Sunday, 18 September 2016

Student Rent Strikes - Revisiting the political power of an un-mortgaged society?

Inspecting the looming world of financialised housing in 1959, Aneurin Bevan gave a speech to the Labour Party conference:
I have enough faith in my fellow creatures in Great Britain to believe that when they have got over the delirium of the television, when they realize that their new homes that they have been put into are mortgaged to the hilt, when they realize that the moneylender has been elevated to the highest position in the land, when they realize that the refinements for which they should look are not there, that it is a vulgar society of which no decent person could be proud, when they realize all those things, when the years go by and they see the challenge of modern society not being met by the Tories who can consolidate their political powers only on the basis of national mediocrity, who are unable to exploit the resources of their scientists because they are prevented by the greed of their capitalism from doing so, when they realize that the flower of our youth goes abroad today because they are not being given opportunities of using their skill and their knowledge properly at home, when they realize that all the tides of history are flowing in our direction, that we are not beaten, that we represent the future: then, when we say it and mean it, then we shall lead our people to where they deserve to be led!
One of the most interesting things about the property boom and the mortgage crisis is that few young people can afford to take a sufficient mortgage to buy a house. Of course, this deprives the money-lenders the opportunity to control the young and tie them into financial servitude for 25 years or more. Although for the young who believe they deserve the same standard of living as their parents (but can't get it), this may seem terrible, it also presents provides the young with political power - which they have yet to realise.

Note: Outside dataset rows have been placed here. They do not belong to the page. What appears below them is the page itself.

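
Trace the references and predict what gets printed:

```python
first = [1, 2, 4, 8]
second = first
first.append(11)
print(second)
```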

The atomised mortgaged property-owning individual was (is) politically disenfranchised not only through the mortgage itself, but also through their impaired ability to organise themselves into a political force. The collapse of heavy industry, and the unions which were once so powerful meant that there was no single target to strike collectively to hold elites to account.

So heavy industry has gone. Massed labour has gone.... to be replaced with mass university education. The student rent-strike (see https://www.theguardian.com/education/2016/sep/17/uk-university-students-rent-strike-rising-cost-accommodation) is exactly the same kind of phenomenon as the organisation of mass political power in the past. Rent hurts students on a day-to-day basis. It means they can't eat properly or go out in the evening. I think the rent strike is likely to succeed - in London, it has already started to show results (http://www.independent.co.uk/student/student-life/accommodation/ucl-rent-strike-resolved-student-accommodation-in-london-a7120421.html): Of course, Universities may threaten legal action, etc. But against everybody? I doubt it - there are too many vested interests in the students being there - and Universities without students aren't Universities. The interesting thing is, if the rent strike is successful, what next? What, when students rediscover the power of self-organisation and political action, will be next?

What about a "fees strike"? This is more difficult. Fees are paid through loans taken out by the student, directly to the University. The student never sees the money, and have no power to withhold it. All they can do is leave, which would also mean not getting their qualifications. I'm not entirely sure that mass exodus as a political threat is completely out of the question (who knows - particularly with dwindling prospects for graduates, and the fact that a student who's studied for a year knows that the rest is more of the same), but the question over rent will raise a lot of questions not just about student finance, but social power.